If everything goes as planned, Nigerians will go to the polls early next year to decide who they want in various elective positions. But before then, political parties have to conduct their own primary elections.
A primary election is a mini-election where a political party elects its preferred candidate to run for public office under its platform. During the primaries, parties go through an elimination process where they trim down a pool of nominees to just one person who will represent them at the general polls.
Nigeria’s 2010 Electoral Act mandates that all political parties hold primaries. In the build-up to the 2015 elections, Muhammadu Buhari won the All Progressive Congress (APC) presidential primaries, emerging the victor over Atiku Abubakar, Rochas Okorocha and Musa Kwankwaso
This process of picking a representative comes in two forms: direct and indirect. And according to Section 87 of the Electoral Act, both are valid.
What are the types of primary elections?
Direct and Indirect.
In an indirect primary election, party members elect delegates who in turn elect the party’s candidates on their behalf. Delegates are a democratically elected group of voters elected at party congresses. A congress is a formal meeting or convention between members of a political party. During the congress, registered members of a political party elect these delegates that will represent them at local, state and national congresses.
In a direct primary election, registered members of the party just vote for who they want to be the flag-bearer of their party. Unlike with the indirect primaries, no delegates are involved, party members choose their representatives through polls like they would in a general election.
The APC in Osun State recently adopted direct primaries in choosing their preferred candidate, Gboyega Oyetola, for the gubernatorial election rescheduled for today. Every card-carrying member of the party participated in the process of nominating the flag bearer for the APC.
Which is better?
Even though the 2010 Electoral Act allows for either of the two processes, Nigeria’s major political parties opt for indirect primaries.
This has been criticised for being easier to manipulate by party leaders and delegates. And even though the vote does not bind delegates to support a particular candidate, they are sometimes expected to align with constituency or party. However, delegates have been known to disregard the wishes of the delegation they are supposed to represent and vote as they wish.

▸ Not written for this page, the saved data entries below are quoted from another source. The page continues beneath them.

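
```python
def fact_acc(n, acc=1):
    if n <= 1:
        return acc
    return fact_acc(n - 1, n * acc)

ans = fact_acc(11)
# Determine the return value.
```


fact_acc(11, 1)
= fact_acc(10, 11 * 1) = fact_acc(10, 11)
= fact_acc(9, 10 * 11) = fact_acc(9, 110)
= fact_acc(8, 9 * 110) = fact_acc(8, 990)
= fact_acc(7, 8 * 990) = fact_acc(7, 7920)
= fact_acc(6, 7 * 7920) = fact_acc(6, 55440)
= fact_acc(5, 6 * 55440) = fact_acc(5, 332640)
= fact_acc(4, 5 * 332640) = fact_acc(4, 1663200)
= fact_acc(3, 4 * 1663200) = fact_acc(3, 6652800)
= fact_acc(2, 3 * 6652800) = fact_acc(2, 19958400)
= fact_acc(1, 2 * 19958400) = fact_acc(1, 39916800)
n <= 1, return acc = 39916800


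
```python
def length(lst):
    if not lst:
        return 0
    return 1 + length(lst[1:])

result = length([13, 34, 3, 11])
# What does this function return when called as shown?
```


length([13, 34, 3, 11])
= 1 + length([34, 3, 11])
= 1 + 1 + length([3, 11])
= 1 + 1 + 1 + length([11])
= 1 + 1 + 1 + 1 + length([])
= 1 + 1 + 1 + 1 + 0
= 4


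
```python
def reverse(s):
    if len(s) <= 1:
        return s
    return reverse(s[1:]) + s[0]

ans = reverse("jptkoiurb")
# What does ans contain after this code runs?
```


reverse("jptkoiurb")
= reverse("ptkoiurb") + "j"
= reverse("tkoiurb") + "p" + "j"
= reverse("koiurb") + "t" + "p" + "j"
= reverse("oiurb") + "k" + "t" + "p" + "j"
= reverse("iurb") + "o" + "k" + "t" + "p" + "j"
= reverse("urb") + "i" + "o" + "k" + "t" + "p" + "j"
= reverse("rb") + "u" + "i" + "o" + "k" + "t" + "p" + "j"
= reverse("b") + "r" + "u" + "i" + "o" + "k" + "t" + "p" + "j"
= "b" + "r" + "u" + "i" + "o" + "k" + "t" + "p" + "j"
= "bruioktpj"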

The criticism of direct primaries is that they cost too much. A lot more planning and organisation is required, and direct primaries are still also vulnerable to manipulation.
For example, a candidate can get people to purchase party membership cards just to partake in the primaries. Worse, members of other parties can intentionally join a particular party in order to vote for a weaker candidate at the primaries and maximise the chances of their own party winning the general election.
These issues are not restricted to Nigeria and afflict primary elections in countries with similar political systems like India and the United States. Citizens do not pay as much attention to primaries even though the method of selection can determine the choices available on the ballot paper at the general elections.